There have been media reports that public enterprises minister Pravin Gordhan shut Tlhakudi out of involvement in the SAA deal despite being the accounting officer for the department. The reports claimed this was because Tlhakudi disagreed with Gordhan on the valuation for SAA, which in the sale and purchase agreement was R51.

The department has also sought to clarify the role played by Rand Merchant Bank (RMB) in the transaction.

It said RMB was appointed as a transaction adviser to select a strategic partner for SAA.

“RMB undertook the first phase of the evaluation process which entailed initial evaluation phase of expressions of interest,” said the department.

It said on August 24 2020, Harith General Partners notified the department of public enterprises of its interest in becoming a bidder through a formal expression of interest.

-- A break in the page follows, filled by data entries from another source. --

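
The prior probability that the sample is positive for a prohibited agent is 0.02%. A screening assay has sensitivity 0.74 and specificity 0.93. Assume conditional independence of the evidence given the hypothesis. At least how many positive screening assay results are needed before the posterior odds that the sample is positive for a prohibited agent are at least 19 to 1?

5

Prior odds = 0.0002/0.9998 = 1/4999.
False-positive rate = 1 − 0.93 = 0.07; likelihood ratio of a positive = 0.74/0.07 = 74/7.
Target odds = 19.
Require (74/7)ⁿ ≥ 19 ÷ (1/4999) = 94981.
(74/7)⁴ = 29986576/2401 falls short of 94981 but (74/7)⁵ ≈132029 reaches it, so n = 5.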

“It was then contacted by RMB on August 25 2020 to formally join the process.”

The second and third processes, which entailed the selection of shortlisted parties to enter into strategic discussions about the potential fit and commencement of due diligence, negotiation and signing of transaction agreements, were conducted by the department.

The department didn’t go into the details of the offers made by parties in this process, citing a non-disclosure agreement.

It said the effect of the Covid-19 pandemic on global aviation became increasingly debilitating worldwide and some of the parties who had expressed an interest in the process could not provide the capital required to operate the airline.

“All interested parties made it clear that the government had to take responsibility for all historic costs inclusive of bank debts. From the interested parties, Harith General Partners was willing to provide the funding for the new airline and it partnered with Global Aviation for aviation management expertise, and they formed the Takatso Consortium.”

Previously, the Treasury disclosed that it was not part of the process of disposing of the 51% of the government’s shareholding in SAA.